After all the exciting book tour stops criss-crossing the country, we are excited to welcome a writer who currently calls Philadelphia home, home again. She will be joined in conversation by Christopher R. Rogers, Program Director at the Paul Robeson House & Museum.

Making Worlds Books will have copies for sale on hand.

About Bright Unbearable Reality

Called a “chronicler of a world on the move” by The New York Review of Books, Anna Badkhen seeks what separates and binds us at a time when one in seven people has left their birthplace, while a pandemic dictates the direst season of rupture in humankind’s remembering. Her new essay collection, Bright Unbearable Reality, addresses the human condition in the era of such unprecedented dislocation, contemplates the roles of memory and wonder in how we relate to one another, and asks how we can soberly and responsibly counter despair and continue to develop—or at least imagine—an emotional vocabulary against depravity. 
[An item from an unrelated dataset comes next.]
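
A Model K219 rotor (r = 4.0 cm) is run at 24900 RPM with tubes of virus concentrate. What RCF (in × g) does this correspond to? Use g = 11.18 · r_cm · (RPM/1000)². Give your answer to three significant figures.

RCF ≈ 27700 × g

RCF = 11.18 × r × (N/1000)²
RCF = 11.18 × 4 × (24.9)² = 11.18 × 4 × 620.01 ≈ 27,726.8 × g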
Bright Unbearable Reality contains eleven essays set on four continents and united by a common thread of communion and longing. In “The Pandemic, Our Common Story,” which takes place in the Great Rift Valley of Ethiopia, one of the locations where humankind originated, the onset of the global pandemic catches Badkhen mid-journey, researching human dispersal 160,000 years ago and migration in modern times. In “How to Read the Air,” set mostly in Philadelphia, Badkhen looks to the ancient Greeks for help pondering our need for certainty at a time of racist violence, political upheaval, and environmental cataclysm. “Ways of Seeing” and the title essay “Bright Unbearable Reality” wrestle with complications of distance and specifically the bird’s eye view—the relationship between physical distance, understanding, and engagement. “Landscape with Icarus” examines how and why children go missing, while “Dark Matter” explores how violence always takes us by surprise. The subject throughout the collection is bright unbearable reality itself, a translation of Greek enargeia, which, says the poet Alice Oswald, is “when gods come to earth not in disguise but as themselves.”

About Anna Badkhen

Anna Badkhen is the author of seven books, most recently the essay collection Bright Unbearable Reality, which was longlisted for the 2022 National Book Award. Her awards include the Guggenheim Fellowship, the Barry Lopez Visiting Writer in Ethics and Community Fellowship, and the Joel R. Seldin Award from Psychologists for Social Responsibility for writing about civilians in war zones. Her essays, dispatches, and short stories appear in periodicals such as the New York Review of Books, Granta, The Common, Scalawag, Harper’s, the Paris Review, and the New York Times. Badkhen was born in the Soviet Union and is a US citizen.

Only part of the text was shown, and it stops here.